MH370 cover-up complicity claim
The ATSB would be complicit in covering up mass murder on MH370 if its ‘ghost flight’ theory was knowingly wrong.
The Australian Transport Safety Bureau would be complicit in covering up mass murder on Malaysia Airlines flight MH370 if it knowingly ignored evidence that its “ghost flight” theory about the aircraft was wrong, a senior aviation figure has claimed.
Mike Keane, the former chief pilot of Britain’s largest airline, easyJet, said it was time the ATSB abandoned its claim that the pilots on MH370 were incapacitated at the end of the flight, and that the Boeing 777 flew on autopilot until it ran out of fuel and crashed in a steep spiral.
The ATSB used this scenario to design a 120,000sq km search zone for its $200 million underwater hunt for wreckage in the southern Indian Ocean, which ended in January last year without finding any trace of the aircraft.
New Zealand-born Captain Keane, who was previously a fighter pilot and intelligence officer in the Royal Air Force, said the ATSB should now accept and publicly state that MH370 captain Zaharie Ahmad Shah hijacked his own aircraft, and flew it to the end, ditching it outside the ATSB-defined search area to make it disappear in as few pieces as possible.
Captain Keane’s remarks follow the unveiling of a new book by leading Canadian air crash investigator Larry Vance, MH370: Mystery Solved, which provides compelling evidence of a controlled ditching, based on forensic examination of pieces of the aircraft found washed up on the African coast and on islands off it.
MH370 disappeared en route from Kuala Lumpur to Beijing on March 8, 2014, with 239 people on board, with automatic satellite tracking showing it came down in the southern Indian Ocean.
Captain Keane published a forensic reconstruction of the MH370 flight in The Australian, which concludes Zaharie killed the passengers and crew by depressurising the aircraft while he was on the pilot’s long oxygen supply, and ditched the aircraft at the end.
He told The Australian yesterday: “You may recall my observation of ‘complicity to a crime’ if the ATSB cling to their version of events when they have knowledge to the contrary.
“Put bluntly, the MH370 ‘crash’ is undoubtedly a crime of the unlawful killing of 238 innocent people. The Australian government has also been remiss, they should have put pressure on the ATSB to listen, and act, on professional advice from the aviation community.”
In his book, extracts of which were yesterday published exclusively in The Australian, Vance writes that the ATSB should have abandoned its incapacitated pilots theory in July 2015 as soon as MH370’s right-wing flaperon was discovered mostly intact on the French Indian Ocean island of Reunion.

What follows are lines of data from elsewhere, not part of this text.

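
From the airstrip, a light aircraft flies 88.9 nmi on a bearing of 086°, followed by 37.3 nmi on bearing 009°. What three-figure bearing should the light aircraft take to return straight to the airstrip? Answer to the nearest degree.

Leg 1 (086°, 88.9 nmi): east 88.9 sin 86° = 88.68, north 88.9 cos 86° = 6.20
Leg 2 (009°, 37.3 nmi): east 37.3 sin 9° = 5.84, north 37.3 cos 9° = 36.84
Net displacement: 94.52 east, 43.04 north. Direction back to start is (-94.52, -43.04): bearing = atan2(-94.52, -43.04) mod 360° = 245.52° ≈ 246°.

246°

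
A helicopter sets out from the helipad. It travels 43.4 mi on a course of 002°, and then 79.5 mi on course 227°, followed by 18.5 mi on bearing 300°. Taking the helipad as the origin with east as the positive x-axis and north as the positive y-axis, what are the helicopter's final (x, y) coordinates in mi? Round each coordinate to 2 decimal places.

(-72.65, -1.60)

Leg 1 (002°, 43.4 mi): east 43.4 sin 2° = 1.51, north 43.4 cos 2° = 43.37
Leg 2 (227°, 79.5 mi): east 79.5 sin 227° = -58.14, north 79.5 cos 227° = -54.22
Leg 3 (300°, 18.5 mi): east 18.5 sin 300° = -16.02, north 18.5 cos 300° = 9.25
Summing: -72.65 mi east, -1.60 mi north → (-72.65, -1.60).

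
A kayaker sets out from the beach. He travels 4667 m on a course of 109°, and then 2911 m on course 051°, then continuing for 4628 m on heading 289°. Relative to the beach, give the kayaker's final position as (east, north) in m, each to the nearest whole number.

(2299, 1819)

Leg 1 (109°, 4667 m): east 4667 sin 109° = 4412.74, north 4667 cos 109° = -1519.43
Leg 2 (051°, 2911 m): east 2911 sin 51° = 2262.27, north 2911 cos 51° = 1831.95
Leg 3 (289°, 4628 m): east 4628 sin 289° = -4375.86, north 4628 cos 289° = 1506.73
Summing: 2299.15 m east, 1819.25 m north → (2299, 1819).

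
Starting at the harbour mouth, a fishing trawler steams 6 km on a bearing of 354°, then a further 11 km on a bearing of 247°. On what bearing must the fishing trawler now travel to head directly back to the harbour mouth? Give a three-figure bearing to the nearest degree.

Leg 1 (354°, 6 km): east 6 sin 354° = -0.63, north 6 cos 354° = 5.97
Leg 2 (247°, 11 km): east 11 sin 247° = -10.13, north 11 cos 247° = -4.30
Net displacement: -10.75 east, 1.67 north. Direction back to start is (10.75, -1.67): bearing = atan2(10.75, -1.67) mod 360° = 98.82° ≈ 099°.

099°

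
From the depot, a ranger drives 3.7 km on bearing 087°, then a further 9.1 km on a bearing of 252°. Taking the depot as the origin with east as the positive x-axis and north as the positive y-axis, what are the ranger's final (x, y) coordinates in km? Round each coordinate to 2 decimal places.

Leg 1 (087°, 3.7 km): east 3.7 sin 87° = 3.69, north 3.7 cos 87° = 0.19
Leg 2 (252°, 9.1 km): east 9.1 sin 252° = -8.65, north 9.1 cos 252° = -2.81
Summing: -4.96 km east, -2.62 km north → (-4.96, -2.62).

(-4.96, -2.62)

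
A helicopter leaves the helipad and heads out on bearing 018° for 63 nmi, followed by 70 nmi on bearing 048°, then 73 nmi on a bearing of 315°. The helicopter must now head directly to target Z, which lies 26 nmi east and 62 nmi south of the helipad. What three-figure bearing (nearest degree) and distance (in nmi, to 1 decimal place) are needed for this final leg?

Leg 1 (018°, 63 nmi): east 63 sin 18° = 19.47, north 63 cos 18° = 59.92
Leg 2 (048°, 70 nmi): east 70 sin 48° = 52.02, north 70 cos 48° = 46.84
Leg 3 (315°, 73 nmi): east 73 sin 315° = -51.62, north 73 cos 315° = 51.62
Current position: (19.87, 158.37). Target: (26, -62). Remaining: Δeast = 6.13, Δnorth = -220.37.
Bearing = atan2(6.13, -220.37) mod 360° = 178.41°; distance = √((6.13)² + (-220.37)²) = 220.460 nmi.

178°, 220.5 nmi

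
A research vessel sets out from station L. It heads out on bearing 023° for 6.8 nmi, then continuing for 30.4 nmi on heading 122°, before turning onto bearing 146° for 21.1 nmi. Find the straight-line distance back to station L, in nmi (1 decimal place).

48.6 nmi

Leg 1 (023°, 6.8 nmi): east 6.8 sin 23° = 2.66, north 6.8 cos 23° = 6.26
Leg 2 (122°, 30.4 nmi): east 30.4 sin 122° = 25.78, north 30.4 cos 122° = -16.11
Leg 3 (146°, 21.1 nmi): east 21.1 sin 146° = 11.80, north 21.1 cos 146° = -17.49
Net: 40.24 east, -27.34 north. Distance = √((40.24)² + (-27.34)²) = 48.648 nmi.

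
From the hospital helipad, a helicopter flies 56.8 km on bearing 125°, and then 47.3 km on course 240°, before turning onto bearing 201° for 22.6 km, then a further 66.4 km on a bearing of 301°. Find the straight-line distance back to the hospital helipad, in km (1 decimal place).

73.4 km

Leg 1 (125°, 56.8 km): east 56.8 sin 125° = 46.53, north 56.8 cos 125° = -32.58
Leg 2 (240°, 47.3 km): east 47.3 sin 240° = -40.96, north 47.3 cos 240° = -23.65
Leg 3 (201°, 22.6 km): east 22.6 sin 201° = -8.10, north 22.6 cos 201° = -21.10
Leg 4 (301°, 66.4 km): east 66.4 sin 301° = -56.92, north 66.4 cos 301° = 34.20
Net: -59.45 east, -43.13 north. Distance = √((-59.45)² + (-43.13)²) = 73.447 km.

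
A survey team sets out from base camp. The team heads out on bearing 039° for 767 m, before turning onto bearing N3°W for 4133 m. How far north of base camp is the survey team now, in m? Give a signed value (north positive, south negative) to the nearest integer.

Leg 1 (039°, 767 m): east 767 sin 39° = 482.69, north 767 cos 39° = 596.07
Leg 2 (N3°W, 4133 m): east 4133 sin 357° = -216.30, north 4133 cos 357° = 4127.34
Net north component: 4723.41 m.

4723 m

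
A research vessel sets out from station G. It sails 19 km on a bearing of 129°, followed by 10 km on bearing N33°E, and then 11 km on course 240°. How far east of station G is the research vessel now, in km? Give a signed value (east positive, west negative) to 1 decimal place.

Leg 1 (129°, 19 km): east 19 sin 129° = 14.77, north 19 cos 129° = -11.96
Leg 2 (N33°E, 10 km): east 10 sin 33° = 5.45, north 10 cos 33° = 8.39
Leg 3 (240°, 11 km): east 11 sin 240° = -9.53, north 11 cos 240° = -5.50
Net east component: 10.69 km.

10.7 km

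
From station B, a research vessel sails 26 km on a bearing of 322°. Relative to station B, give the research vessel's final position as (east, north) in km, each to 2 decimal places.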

Vance says other air crashes show the flaperon could not have survived in one piece in the high-speed impact the ATSB claims happened.
“If that evidence was actually discovered and brought forward, and then suppressed, that would be intentional deception,” Vance wrote. “I believe it was incompetence.”
A new search by Houston-based underwater survey group Ocean Infinity, which will be paid up to $US70m ($92.6m) by the Malaysian government only if it finds MH370, has covered 2½ of four sequential target zones.
Ocean Infinity’s leased vessel, Seabed Constructor, is now searching areas identified by an independent group of international scientists and engineers as the most likely.
But senior airline captains, including Australian Byron Bailey and Briton Simon Hardy, believe Zaharie flew the aircraft, either under power or gliding it after fuel exhaustion, farther southwest than the original search along what is known as the seventh arc of satellite tracking.
The leader of the ATSB’s failed underwater search for MH370, Peter Foley, and ATSB spokesman Paul Sadler did not respond to emails seeking comment.